The $59.1 million Tercero 4 complex of three residence halls and a community building will be home, beginning this weekend, to about 605 students and is part of the most ambitious housing construction program in UC Davis history. The draft proposal for the campus 2017 Long Range Development Plan aims to increase student beds on campus from about 9,400 in 2015-16 to a total of 15,600 at full implementation.
Reflecting the university’s commitment to sustainability, the new complex is expected to be the seventh Student Housing and Dining Services project, and 28th overall across the university, to receive certification under the Leadership in Energy and Environmental Design Program of the U.S. Green Building Council.
Heinzman and Selina Rubio of Chula Vista moved in early this month to participate in resident advisor training with approximately 140 other student staff.
“I’m looking forward to seeing where student residents are going to hang out,” said Rubio, a sophomore majoring in textiles and clothing.
Features of the halls
Each of the residential halls will house about 200 students in single, double and triple rooms. Each floor offers lounges and smaller gathering spaces with window seats. First floors include laundry facilities and study/meeting spaces.

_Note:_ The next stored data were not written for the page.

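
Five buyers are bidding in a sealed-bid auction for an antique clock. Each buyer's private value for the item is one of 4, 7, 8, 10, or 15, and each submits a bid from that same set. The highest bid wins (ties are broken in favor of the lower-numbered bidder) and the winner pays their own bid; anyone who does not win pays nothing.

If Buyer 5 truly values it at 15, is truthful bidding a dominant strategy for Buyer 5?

No

Consider the case where Buyer 1 bids 4, Buyer 2 bids 4, Buyer 3 bids 4 and Buyer 4 bids 4.
Truthful bid 15: wins, pays 15, utility 15 - 15 = 0.
Bid 7 instead: wins, pays 7, utility 15 - 7 = 8.
Since 8 > 0, bidding 7 is strictly better here, so truthful bidding is not dominant.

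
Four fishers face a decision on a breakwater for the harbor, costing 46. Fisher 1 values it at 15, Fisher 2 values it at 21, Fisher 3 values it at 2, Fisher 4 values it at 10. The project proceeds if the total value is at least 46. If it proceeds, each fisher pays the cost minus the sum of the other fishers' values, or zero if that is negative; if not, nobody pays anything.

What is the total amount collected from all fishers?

Total value 48 ≥ cost 46, so it is built.
Fisher 1: others sum to 33; max(0, 46 - 33) = 13.
Fisher 2: others sum to 27; max(0, 46 - 27) = 19.
Fisher 3: others sum to 46; max(0, 46 - 46) = 0.
Fisher 4: others sum to 38; max(0, 46 - 38) = 8.
Total collected = 13 + 19 + 0 + 8 = 40.

40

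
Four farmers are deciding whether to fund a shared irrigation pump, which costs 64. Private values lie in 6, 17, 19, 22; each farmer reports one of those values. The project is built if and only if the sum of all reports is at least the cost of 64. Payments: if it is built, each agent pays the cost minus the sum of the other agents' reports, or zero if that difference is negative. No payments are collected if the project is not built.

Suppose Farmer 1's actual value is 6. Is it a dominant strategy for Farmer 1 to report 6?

Yes

Check each profile of the others' reports and compare truth against every alternative report.
Others report (6, 19, 22): truth gives 0, best alternative gives -11.
Others report (6, 22, 19): truth gives 0, best alternative gives -11.
Others report (19, 6, 22): truth gives 0, best alternative gives -11.
Others report (19, 22, 6): truth gives 0, best alternative gives -11.
Others report (22, 6, 19): truth gives 0, best alternative gives -11.
Others report (22, 19, 6): truth gives 0, best alternative gives -11.
(Remaining 58 profiles checked similarly; truth is weakly best in each.)
In every case the truthful report is at least as good as any alternative, so it is a dominant strategy.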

Nestled among mature trees, the buildings are named for species found on the campus: Cottonwood Hall, Redwood Hall, Madrone Hall and Olive Hall, the single-story community building.
For the use of all Tercero area residents, Cottonwood features:
- a music room with sound attenuation and a piano for practicing music
- a wellness/meditation room
- a large recreation room with a television, game tables and three video-gaming stations
Olive includes a large main lounge with a community demonstration kitchen. With a nod to the past, its décor features a large sliding door made of redwood reclaimed from Leach Hall, a residence on the site that closed in 2014.
In the next two years, the campus plans to open a new 500-seat dining hall, the second in the Tercero area, and a 400-bed residence hall to replace Webster Hall in the Cuarto area. Other housing projects planned for the near future would add about 200 two-bedroom apartments for students with families, 900 or more beds for single graduate students and 1,875 beds in apartments.
Housing and enrollment by the numbers
In all, about 5,900 students — including first-year and returning students as well as student staff — will complete the move into residence halls this weekend. Approximately 1,100 incoming transfer students will live in apartments master-leased by the campus housing unit, with roughly half of these students living off campus. An additional 3,700 students live in other housing on campus, including West Village.
The campus estimates it will enroll a total of 9,165 new freshmen and transfer students. Total enrollment, including around 2,000 students studying outside of Davis, is expected to be about 37,850 in the fall quarter. Classes start Sept. 27.